Es bueno contemplar alguna vez la cancha desde aquí, desde lo alto. Así al menos piensa Benjamín Ferrés, veintitrés años, digamos delantero de un Club Chico, alguien últimamente en alza según los cronistas deportivos más estrictos, y que hoy, después de empatarle al Club Grande y ducharse y cambiarse, no se fue del estadio con el resto del equipo y prefirió quedarse a mirar, desde la tribuna ya vacía (sólo quedan los cafeteros y heladeros y vendedores de banderitas, que recogen sus bártulos o tal vez hacen cuentas) aquel campo en el que estuvo corriendo durante noventa minutos e incluso convirtió uno, el segundo, de los dos goles que le otorgan al Club Chico eso que suele llamarse un punto de oro. Sí, desde aquí arriba el césped es una alfombra, casi un paño verde como el del casino, con la importante diferencia de que allá los números son fijos, permanentes, y aquí (él, por ejemplo, es el ocho) cambian constantemente de lugar y además se repiten. A lo mejor con el flaco Suárez (que lleva el once prendido en la espalda) podrían ser una de las parejas negras. O no. Porque de ambos, sólo el Flaco es oscurito.

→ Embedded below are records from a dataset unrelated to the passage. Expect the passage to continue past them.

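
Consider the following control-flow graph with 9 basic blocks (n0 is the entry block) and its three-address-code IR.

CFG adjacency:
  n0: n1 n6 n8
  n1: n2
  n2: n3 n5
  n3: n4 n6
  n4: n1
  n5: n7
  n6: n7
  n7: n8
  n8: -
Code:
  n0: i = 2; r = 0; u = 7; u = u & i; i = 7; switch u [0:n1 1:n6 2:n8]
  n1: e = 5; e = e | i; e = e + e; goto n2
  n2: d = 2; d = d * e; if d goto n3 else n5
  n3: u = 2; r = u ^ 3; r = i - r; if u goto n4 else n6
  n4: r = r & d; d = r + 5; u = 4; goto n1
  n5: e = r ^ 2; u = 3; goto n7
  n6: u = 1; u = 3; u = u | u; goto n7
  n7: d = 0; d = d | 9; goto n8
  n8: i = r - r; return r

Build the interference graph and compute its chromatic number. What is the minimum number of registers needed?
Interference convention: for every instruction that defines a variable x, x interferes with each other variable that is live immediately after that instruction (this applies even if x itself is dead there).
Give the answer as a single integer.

Answer: 4

Derivation:
def/use:
  n0 def {i,r,u} use ∅
  n1 def {e} use {i}
  n2 def {d} use {e}
  n3 def {r,u} use {i}
  n4 def {d,r,u} use {d,r}
  n5 def {e,u} use {r}
  n6 def {u} use ∅
  n7 def {d} use ∅
  n8 def {i} use {r}

Liveness:
  live n0: ∅→{i,r}
  live n1: {i,r}→{e,i,r}
  live n2: {e,i,r}→{d,i,r}
  live n3: {d,i}→{d,i,r}
  live n4: {d,i,r}→{i,r}
  live n5: {r}→{r}
  live n6: {r}→{r}
  live n7: {r}→{r}
  live n8: {r}→∅

Conflict graph:
  d: {e,i,r,u}
  e: {d,i,r}
  i: {d,e,r,u}
  r: {d,e,i,u}
  u: {d,i,r}

Chromatic number:
  {d,e,i,r} pairwise interfere (4-clique) ⇒ χ ≥ 4
  4-colouring: R0={d}  R1={i}  R2={r}  R3={e,u}
  χ = 4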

Ahora se levanta un viento arisco y las gradas de cemento son recorridas por vasos de plástico, hojas de diario, talones de entradas, almohadillas, pelotas de papel. Remolinos casi fantasmales dan la falsa impresión de que las gradas se mueven, giran, bailotean, se sacuden por fin el sol de la tarde. Hay papeles que suben las escaleras y otros que se precipitan al vacío. A Benjamín (Benja, para la hinchada) le sube una bocanada de desconsuelo, de extraña ansiedad al enfrentarse, ¿por primera vez?, con la quimera de cemento en estado de pureza (o de basura, que es casi lo mismo) y se le ocurre que el estadio vacío, desolado, es como un esqueleto de multitud, un eco fantasmal de esa misma muchedumbre cuando ruge o aplaude o insulta o agita banderas. Se pregunta cómo se habrá visto su gol desde aquí, desde esta tribuna generalmente ocupada por las huestes del adversario. Para los de abajo en la tabla, el estadio siempre es enemigo: miles y miles de voces que los acosan, los persiguen, los hunden, porque generalmente el que juega aquí, el permanente locatario, es uno de los Grandes, y los de abajo sólo van al estadio cuando les toca enfrentarlos, y en esas ocasiones apenas si acarrean, en el mejor de los casos, algunos cientos de fanáticos del barrio, que, aunque se desgañitan y agitan como locos su única y gastada bandera, en realidad no cuentan, es imposible que tapen, desde su islote de alaridos, el gran rugido de la hinchada mayor. Desde abajo se sabe que existen, claro, y eso es bueno, y de vez en cuando, cuando se suspende el juego por lesión o por cambio de jugadores, los del Club Chico van con la mirada al encuentro de aquel rinconcito de tribuna donde su bandera hace guiños en clave, señales secretas como las del truco. Y ésta es la mejor anfetamina, porque los llena de saludable euforia y además no aparece en los controles antidopping.